# SolusVM update - 1.16 - Security and Features!



## MartinD (Aug 4, 2014)

Just released this morning - also includes a security issue so they're advising people update as soon as possible!

http://docs.solusvm.com/release_versions_stable#section11600



> Security
> 
> 
> This release contains security updates as instructed in an external audit conducted by Rack911.
> ...


----------



## setupvps (Aug 4, 2014)

Wow someone there woke up looks that way as Virtualizor start kick there ass


----------



## lbft (Aug 4, 2014)

setupvps said:


> Wow someone there woke up looks that way as Virtualizor start kick there ass


What? 

I'm no fan of Solus or their, er, interesting security track record, but on what planet are Virtualizor "start kick there ass"? Off the top of my head I can think of one Virtualizor-based offer I've seen in recent memory.


----------



## KuJoe (Aug 4, 2014)

Did they add Central Backups and I missed it? I didn't see it in the Change Log.

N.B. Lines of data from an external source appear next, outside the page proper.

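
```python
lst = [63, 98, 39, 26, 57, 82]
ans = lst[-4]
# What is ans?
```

lst has length 6. Negative index -4 maps to positive index 6 + (-4) = 2. lst[2] = 39.

39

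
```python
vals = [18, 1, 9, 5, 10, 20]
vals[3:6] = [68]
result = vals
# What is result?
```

vals starts as [18, 1, 9, 5, 10, 20] (length 6). The slice vals[3:6] covers indices [3, 4, 5] with values [5, 10, 20]. Replacing that slice with [68] (different length) produces [18, 1, 9, 68].

[18, 1, 9, 68]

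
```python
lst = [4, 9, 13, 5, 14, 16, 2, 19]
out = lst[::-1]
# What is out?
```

lst has length 8. The slice lst[::-1] selects indices [7, 6, 5, 4, 3, 2, 1, 0] (7->19, 6->2, 5->16, 4->14, 3->5, 2->13, 1->9, 0->4), giving [19, 2, 16, 14, 5, 13, 9, 4].

[19, 2, 16, 14, 5, 13, 9, 4]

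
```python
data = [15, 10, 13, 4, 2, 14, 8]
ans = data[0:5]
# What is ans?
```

data has length 7. The slice data[0:5] selects indices [0, 1, 2, 3, 4] (0->15, 1->10, 2->13, 3->4, 4->2), giving [15, 10, 13, 4, 2].

[15, 10, 13, 4, 2]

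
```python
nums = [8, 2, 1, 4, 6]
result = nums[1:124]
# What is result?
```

nums has length 5. The slice nums[1:124] selects indices [1, 2, 3, 4] (1->2, 2->1, 3->4, 4->6), giving [2, 1, 4, 6].

[2, 1, 4, 6]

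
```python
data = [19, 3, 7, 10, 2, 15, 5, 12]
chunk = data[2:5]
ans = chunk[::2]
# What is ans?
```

data has length 8. The slice data[2:5] selects indices [2, 3, 4] (2->7, 3->10, 4->2), giving [7, 10, 2]. So chunk = [7, 10, 2]. chunk has length 3. The slice chunk[::2] selects indices [0, 2] (0->7, 2->2), giving [7, 2].

[7, 2]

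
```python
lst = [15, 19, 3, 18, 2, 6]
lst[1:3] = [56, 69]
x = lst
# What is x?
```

lst starts as [15, 19, 3, 18, 2, 6] (length 6). The slice lst[1:3] covers indices [1, 2] with values [19, 3]. Replacing that slice with [56, 69] (same length) produces [15, 56, 69, 18, 2, 6].

[15, 56, 69, 18, 2, 6]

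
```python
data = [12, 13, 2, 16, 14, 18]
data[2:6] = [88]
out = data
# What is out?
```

data starts as [12, 13, 2, 16, 14, 18] (length 6). The slice data[2:6] covers indices [2, 3, 4, 5] with values [2, 16, 14, 18]. Replacing that slice with [88] (different length) produces [12, 13, 88].

[12, 13, 88]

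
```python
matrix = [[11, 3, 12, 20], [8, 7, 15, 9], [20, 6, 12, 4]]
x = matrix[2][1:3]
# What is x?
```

matrix[2] = [20, 6, 12, 4]. matrix[2] has length 4. The slice matrix[2][1:3] selects indices [1, 2] (1->6, 2->12), giving [6, 12].

[6, 12]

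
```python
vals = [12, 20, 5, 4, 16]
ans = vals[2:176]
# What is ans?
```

vals has length 5. The slice vals[2:176] selects indices [2, 3, 4] (2->5, 3->4, 4->16), giving [5, 4, 16].

[5, 4, 16]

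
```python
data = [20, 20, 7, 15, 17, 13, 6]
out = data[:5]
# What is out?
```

data has length 7. The slice data[:5] selects indices [0, 1, 2, 3, 4] (0->20, 1->20, 2->7, 3->15, 4->17), giving [20, 20, 7, 15, 17].

[20, 20, 7, 15, 17]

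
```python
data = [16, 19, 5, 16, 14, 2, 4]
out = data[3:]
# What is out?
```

data has length 7. The slice data[3:] selects indices [3, 4, 5, 6] (3->16, 4->14, 5->2, 6->4), giving [16, 14, 2, 4].

[16, 14, 2, 4]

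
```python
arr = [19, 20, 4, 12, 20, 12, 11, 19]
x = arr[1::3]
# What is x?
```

arr has length 8. The slice arr[1::3] selects indices [1, 4, 7] (1->20, 4->20, 7->19), giving [20, 20, 19].

[20, 20, 19]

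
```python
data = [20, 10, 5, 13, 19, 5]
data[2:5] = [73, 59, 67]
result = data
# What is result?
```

data starts as [20, 10, 5, 13, 19, 5] (length 6). The slice data[2:5] covers indices [2, 3, 4] with values [5, 13, 19]. Replacing that slice with [73, 59, 67] (same length) produces [20, 10, 73, 59, 67, 5].

[20, 10, 73, 59, 67, 5]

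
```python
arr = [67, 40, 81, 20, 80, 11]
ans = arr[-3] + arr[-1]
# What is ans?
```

arr has length 6. Negative index -3 maps to positive index 6 + (-3) = 3. arr[3] = 20.
arr has length 6. Negative index -1 maps to positive index 6 + (-1) = 5. arr[5] = 11.
Sum: 20 + 11 = 31.

31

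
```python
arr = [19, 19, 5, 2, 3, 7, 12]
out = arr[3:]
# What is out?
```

arr has length 7. The slice arr[3:] selects indices [3, 4, 5, 6] (3->2, 4->3, 5->7, 6->12), giving [2, 3, 7, 12].

[2, 3, 7, 12]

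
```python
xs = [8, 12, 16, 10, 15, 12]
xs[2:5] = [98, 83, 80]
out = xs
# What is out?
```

xs starts as [8, 12, 16, 10, 15, 12] (length 6). The slice xs[2:5] covers indices [2, 3, 4] with values [16, 10, 15]. Replacing that slice with [98, 83, 80] (same length) produces [8, 12, 98, 83, 80, 12].

[8, 12, 98, 83, 80, 12]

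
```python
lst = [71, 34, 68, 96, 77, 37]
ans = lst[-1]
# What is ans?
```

lst has length 6. Negative index -1 maps to positive index 6 + (-1) = 5. lst[5] = 37.

37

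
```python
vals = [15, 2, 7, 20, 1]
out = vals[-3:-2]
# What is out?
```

vals has length 5. The slice vals[-3:-2] selects indices [2] (2->7), giving [7].

[7]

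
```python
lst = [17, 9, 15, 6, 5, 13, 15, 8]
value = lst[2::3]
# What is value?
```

lst has length 8. The slice lst[2::3] selects indices [2, 5] (2->15, 5->13), giving [15, 13].

[15, 13]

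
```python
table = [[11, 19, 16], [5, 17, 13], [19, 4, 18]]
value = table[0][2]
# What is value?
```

table[0] = [11, 19, 16]. Taking column 2 of that row yields 16.

16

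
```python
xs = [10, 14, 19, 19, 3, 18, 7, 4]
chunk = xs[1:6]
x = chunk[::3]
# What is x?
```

xs has length 8. The slice xs[1:6] selects indices [1, 2, 3, 4, 5] (1->14, 2->19, 3->19, 4->3, 5->18), giving [14, 19, 19, 3, 18]. So chunk = [14, 19, 19, 3, 18]. chunk has length 5. The slice chunk[::3] selects indices [0, 3] (0->14, 3->3), giving [14, 3].

[14, 3]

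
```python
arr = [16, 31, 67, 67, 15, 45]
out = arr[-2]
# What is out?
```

arr has length 6. Negative index -2 maps to positive index 6 + (-2) = 4. arr[4] = 15.

15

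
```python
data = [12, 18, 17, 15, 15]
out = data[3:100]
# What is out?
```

data has length 5. The slice data[3:100] selects indices [3, 4] (3->15, 4->15), giving [15, 15].

[15, 15]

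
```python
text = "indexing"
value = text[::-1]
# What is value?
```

text has length 8. The slice text[::-1] selects indices [7, 6, 5, 4, 3, 2, 1, 0] (7->'g', 6->'n', 5->'i', 4->'x', 3->'e', 2->'d', 1->'n', 0->'i'), giving 'gnixedni'.

'gnixedni'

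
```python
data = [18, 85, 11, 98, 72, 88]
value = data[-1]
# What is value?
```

data has length 6. Negative index -1 maps to positive index 6 + (-1) = 5. data[5] = 88.

88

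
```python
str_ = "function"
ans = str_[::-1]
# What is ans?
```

str_ has length 8. The slice str_[::-1] selects indices [7, 6, 5, 4, 3, 2, 1, 0] (7->'n', 6->'o', 5->'i', 4->'t', 3->'c', 2->'n', 1->'u', 0->'f'), giving 'noitcnuf'.

'noitcnuf'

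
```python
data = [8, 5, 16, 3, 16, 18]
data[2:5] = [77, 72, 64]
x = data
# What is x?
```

data starts as [8, 5, 16, 3, 16, 18] (length 6). The slice data[2:5] covers indices [2, 3, 4] with values [16, 3, 16]. Replacing that slice with [77, 72, 64] (same length) produces [8, 5, 77, 72, 64, 18].

[8, 5, 77, 72, 64, 18]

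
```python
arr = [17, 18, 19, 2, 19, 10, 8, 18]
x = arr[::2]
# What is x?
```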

> Next we have the replacement for Central Backup. As many of you know this was planned for v1.14 but got put on the back burner for a future release. Well it’s time to get back on track
> 
> 
> 
> ...


http://blog.soluslabs.com/2014/04/13/what-to-expect-from-solusvm-v1-16/


----------



## MartinD (Aug 4, 2014)

Could also search for "migrating to solus from virtualizor" because the amount of folk doing it is lol


----------



## SkylarM (Aug 4, 2014)

I like the part where I add the IPv6 subnet and it doesn't actually add it and tries to take me to my most recent block that I added (which was IPv4). Makes me wonder if they tested an upgraded Solus Master, or just did a fresh install and said "YEP IT WORKS" and called it a day. Hoping they fix it quickly.

Edit: Forcing an upcp does appear to resolve this.


----------



## Steven (Aug 4, 2014)

It is very important that you update to this release


----------



## Steven (Aug 4, 2014)

setupvps said:


> Wow someone there woke up looks that way as Virtualizor start kick there ass


Given that the frontend to virtualizor runs php as root I wouldn't say virtualizor is that great to begin with. Any commend injection exploit or sqli could grant root access to the node.


----------



## Hxxx (Aug 4, 2014)

Was this a private audit by Rack911 or the excellent public service and contribution they usually perform?


----------



## George_Fusioned (Aug 4, 2014)

I believe that SolusVM is starting to move in the right direction.


----------



## Francisco (Aug 4, 2014)

Steven said:


> It is very important that you update to this release


Did they pass $_GET to a setuid binary again?

Francisco


----------



## Francisco (Aug 5, 2014)

So after talking to someone that pushed this update out I gotta say the way they handle the

IPV6 subnets is hilariously bad.

I've looked through the screenshots and they don't even make sense.






Why not just have a 'start' and 'finish' field and mark what the bitmask is for the entire thing?

Then just add whatever subnets of X size are between it all.

EDIT - That's not even the biggest issue with what they did. There's some huge, glaring,

issues that I'll not even discuss in here just to see how long it'll take for them to

address it.

Francisco


----------